Um Dein Problem besser beurteilen zu können lieferst Du uns am besten eine Onlineversion, denn hellsehen ist hier keinermanns Stärke (außer vielleicht Gumbos).


----------



## marcoX (16. April 2005)

c2uk hat gesagt.:
			
		

> Und wo ist jetzt Dein Code, den Du validiert hast? Alles was Du gemacht hast, ist ihm ein Doctype verpasst, wenn danach die Tabelle nicht mehr stimmt, dann hast Du irgendwo einen Fehler in der Tabellenformatierung. Validieren bedeutet ihn für gültig erklären zu lassen, das kannst Du z.B. hier: http://validator.w3.org/
> 
> Um Dein Problem besser beurteilen zu können lieferst Du uns am besten eine Onlineversion, denn hellsehen ist hier keinermanns Stärke (außer vielleicht Gumbos).


Hi,

eine Onlineversion ist zur Zeit leider nicht möglich.
Eigentlich ist dies auch nicht notwendig, es ist ja nur eine Tabelle. Die Höhe und Breite der
Tabelle wurde mit css festgelegt. *table.table {width:100%; height:100%;}*

Soweit funktioniert es ja, nur wenn ich das Zeugs zum validieren rein schreibe, schrumpt die
Tabelle in der Höhe und ist nicht mehr 100%!
Wenn ich die Zeile zum validieren wieder lösche, ist die Tabelle wieder 100%!

Marco


----------



## SilentWarrior (16. April 2005)

Da sowohl Tabellenhöhe als auch Tabellenbreite 100% betragen, befürchte ich, du verwendest sie für das Design. Sowas sollte man nicht machen. Wenn du mit divs arbeitest, hast du auch keine Probleme mit dem DOCTYPE mehr - also jetzt umstellen und später profitieren! 

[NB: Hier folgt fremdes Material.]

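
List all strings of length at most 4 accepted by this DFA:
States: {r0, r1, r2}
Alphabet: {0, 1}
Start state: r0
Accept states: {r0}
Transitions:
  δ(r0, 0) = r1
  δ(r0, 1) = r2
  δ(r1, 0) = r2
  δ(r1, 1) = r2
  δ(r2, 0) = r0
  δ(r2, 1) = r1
ε, 10, 000, 010, 1010, 1100, 1110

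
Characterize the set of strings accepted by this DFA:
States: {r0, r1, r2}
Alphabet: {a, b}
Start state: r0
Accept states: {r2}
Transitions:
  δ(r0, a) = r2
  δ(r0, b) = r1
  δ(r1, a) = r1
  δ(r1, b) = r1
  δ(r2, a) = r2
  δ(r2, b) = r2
Testing a few strings:
  'ba' → reject
  'bb' → reject
  'b' → reject
  'aaa' → accept
State roles: r0=no input read; r1=started with b (dead); r2=started with a
All strings over {a,b} starting with a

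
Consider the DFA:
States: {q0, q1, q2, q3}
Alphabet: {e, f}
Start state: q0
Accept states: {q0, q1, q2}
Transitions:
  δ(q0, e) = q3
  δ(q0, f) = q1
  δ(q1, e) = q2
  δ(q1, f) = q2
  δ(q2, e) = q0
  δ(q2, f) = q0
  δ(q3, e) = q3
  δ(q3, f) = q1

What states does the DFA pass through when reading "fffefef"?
read 'f': q0 → q1
  read 'f': q1 → q2
  read 'f': q2 → q0
  read 'e': q0 → q3
  read 'f': q3 → q1
  read 'e': q1 → q2
  read 'f': q2 → q0
q0 -> q1 -> q2 -> q0 -> q3 -> q1 -> q2 -> q0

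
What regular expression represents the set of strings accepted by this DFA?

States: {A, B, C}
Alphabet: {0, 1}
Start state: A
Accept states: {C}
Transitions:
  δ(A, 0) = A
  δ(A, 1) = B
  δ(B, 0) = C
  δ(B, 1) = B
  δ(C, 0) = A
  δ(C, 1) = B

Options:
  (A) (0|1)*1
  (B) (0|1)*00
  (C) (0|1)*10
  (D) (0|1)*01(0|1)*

Check each option against the DFA on short strings; one disagreement eliminates an option:
  (A) (0|1)*1: on '1' the DFA goes A → B and rejects (B ∉ Accept), but the regex matches it → eliminate
  (B) (0|1)*00: on '00' the DFA goes A → A → A and rejects (A ∉ Accept), but the regex matches it → eliminate
  (C) (0|1)*10: agrees with the DFA on every string of length ≤ 6
  (D) (0|1)*01(0|1)*: on '01' the DFA goes A → A → B and rejects (B ∉ Accept), but the regex matches it → eliminate
Only (C) is consistent with the DFA.
(C) (0|1)*10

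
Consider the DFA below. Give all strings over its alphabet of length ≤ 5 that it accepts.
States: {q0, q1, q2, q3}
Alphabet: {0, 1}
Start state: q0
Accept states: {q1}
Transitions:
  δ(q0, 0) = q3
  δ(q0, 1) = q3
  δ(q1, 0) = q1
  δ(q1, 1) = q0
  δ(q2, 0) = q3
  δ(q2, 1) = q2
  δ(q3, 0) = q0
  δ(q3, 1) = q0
None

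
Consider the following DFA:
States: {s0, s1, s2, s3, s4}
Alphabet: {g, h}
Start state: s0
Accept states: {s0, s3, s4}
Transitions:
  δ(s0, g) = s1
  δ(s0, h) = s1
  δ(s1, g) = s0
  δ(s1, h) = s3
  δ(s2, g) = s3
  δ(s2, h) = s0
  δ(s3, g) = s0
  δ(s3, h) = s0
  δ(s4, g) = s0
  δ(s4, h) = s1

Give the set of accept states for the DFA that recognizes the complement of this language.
Complement accept states = All states \ Original accept states
= {s0, s1, s2, s3, s4} \ {s0, s3, s4}
{s1, s2}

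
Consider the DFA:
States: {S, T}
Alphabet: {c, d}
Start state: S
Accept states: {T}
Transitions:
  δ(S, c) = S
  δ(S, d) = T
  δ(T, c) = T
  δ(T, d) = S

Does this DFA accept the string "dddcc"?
Processing string "dddcc":
  S --d--> T
  T --d--> S
  S --d--> T
  T --c--> T
  T --c--> T
Final state: T
Accept states: {T}
Yes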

-> http://seybold.jan-andresen.de/index.php


----------



## marcoX (16. April 2005)

SilentWarrior hat gesagt.:
			
		

> Da sowohl Tabellenhöhe als auch Tabellenbreite 100% betragen, befürchte ich, du verwendest sie für das Design. Sowas sollte man nicht machen. Wenn du mit divs arbeitest, hast du auch keine Probleme mit dem DOCTYPE mehr - also jetzt umstellen und später profitieren!
> 
> -> http://seybold.jan-andresen.de/index.php


ja wegen dem Layout, stimmt!
Hmm ... na mal sehen wie man das macht um alles gleich ausschauen zu lassen ...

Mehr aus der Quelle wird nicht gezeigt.